After the ache of realizing I cannot keep pace with the life I’ve made for myself, there is a sweet relief in considering that God didn’t intend for me to be three people in one. Phew.
The other side of the question “was I meant to live at this pace?” is perhaps the deep soul respite you’ve been craving.
{These thoughts are spilling out of me as I watch the world around me keep pace and also get sicker, but they aren’t new. I wrote much more about this in The Gift of Limitations, which I just released this spring.}
Until next month,
Sara
I needed this so deeply to land in my inbox as I sit nap-trapped with tears in my eyes feeling completely past capacity. When I was driving home from picking up my kids from school, screaming newborn in tow, I actually thought of both Unseen & The Gift of Limitations and how I feel discipled by you through them. I thought about how I so needed to lean into both of them again. So this post is so timely. I’m so grateful for you.
Mmm…yes. This post reminds me why I’ve resonated so much with The Gift of Limitations. It I love the question you asked here Sara.
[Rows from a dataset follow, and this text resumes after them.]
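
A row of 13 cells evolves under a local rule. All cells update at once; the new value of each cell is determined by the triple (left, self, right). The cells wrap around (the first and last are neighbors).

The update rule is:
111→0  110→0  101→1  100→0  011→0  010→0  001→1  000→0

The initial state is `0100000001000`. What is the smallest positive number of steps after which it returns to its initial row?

13

step 1: 1000000010000
step 2: 0000000100001
step 3: 0000001000010
step 4: 0000010000100
step 5: 0000100001000
step 6: 0001000010000
step 7: 0010000100000
step 8: 0100001000000
step 9: 1000010000000
step 10: 0000100000001
step 11: 0001000000010
step 12: 0010000000100
step 13: 0100000001000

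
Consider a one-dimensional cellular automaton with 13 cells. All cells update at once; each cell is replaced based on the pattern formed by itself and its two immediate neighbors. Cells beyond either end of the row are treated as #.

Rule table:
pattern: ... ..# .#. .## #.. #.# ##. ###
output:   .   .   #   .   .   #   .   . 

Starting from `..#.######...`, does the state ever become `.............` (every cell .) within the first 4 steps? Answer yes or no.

..##.........
.............
all cells are . at step 2

yes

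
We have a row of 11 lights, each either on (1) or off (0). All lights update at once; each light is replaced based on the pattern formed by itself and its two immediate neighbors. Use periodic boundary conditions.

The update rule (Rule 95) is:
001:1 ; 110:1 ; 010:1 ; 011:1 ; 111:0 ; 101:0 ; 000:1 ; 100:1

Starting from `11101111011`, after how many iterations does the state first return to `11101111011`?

00101001010
11101111011

2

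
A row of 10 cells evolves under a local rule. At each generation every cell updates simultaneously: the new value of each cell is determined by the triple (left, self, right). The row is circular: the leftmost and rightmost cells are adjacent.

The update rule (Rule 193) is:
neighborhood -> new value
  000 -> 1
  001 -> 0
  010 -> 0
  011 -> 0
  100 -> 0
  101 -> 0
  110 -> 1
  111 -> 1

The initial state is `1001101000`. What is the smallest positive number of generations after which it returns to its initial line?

15

0000100010
1110001000
0110100010
0010001000
1000100011
1010001001
1000100000
0010001110
1000100110
0010000010
1000111000
0010011010
1000001000
0011100010
1001101000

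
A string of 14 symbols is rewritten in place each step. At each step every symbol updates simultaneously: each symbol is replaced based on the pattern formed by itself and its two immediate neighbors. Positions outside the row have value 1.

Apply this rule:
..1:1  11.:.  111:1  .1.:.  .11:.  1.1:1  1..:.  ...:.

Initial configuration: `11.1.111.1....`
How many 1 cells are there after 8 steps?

1.1.1.1.1....1
.1.1.1.1....1.
1.1.1.1....1.1
.1.1.1....1.1.
1.1.1....1.1.1
.1.1....1.1.1.
1.1....1.1.1.1
.1....1.1.1.1.
count of 1: 5

5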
When our life all but came to a halt 4 years ago as we were navigating pediatric cancer, it was the first time I considered that a slower pace of life could actually be a “gift”. I have a mentor who walked a similar path as our family 10+ years ago, and something we have both learned along the way is that slow is good. Now we look each other in the eyes and remind each other what we learned to be true in the throws of chemo and regular hospital visits. There is a sacredness with Him that we find when everything else around us fades. Treasures to be discovered in the hard. Living in the present moment by moment. I’m speaking all of this, having come through the harder parts of that cancer journey and I’m asking Him to remind my heart and guide my heart here, where I’m so tempted to pick up the pace. Rediscovering and relearning in a new season how to slow. How to live from a place of rest with Him. A pace not my own, but where life is truly found. —I needed this today. Thank you!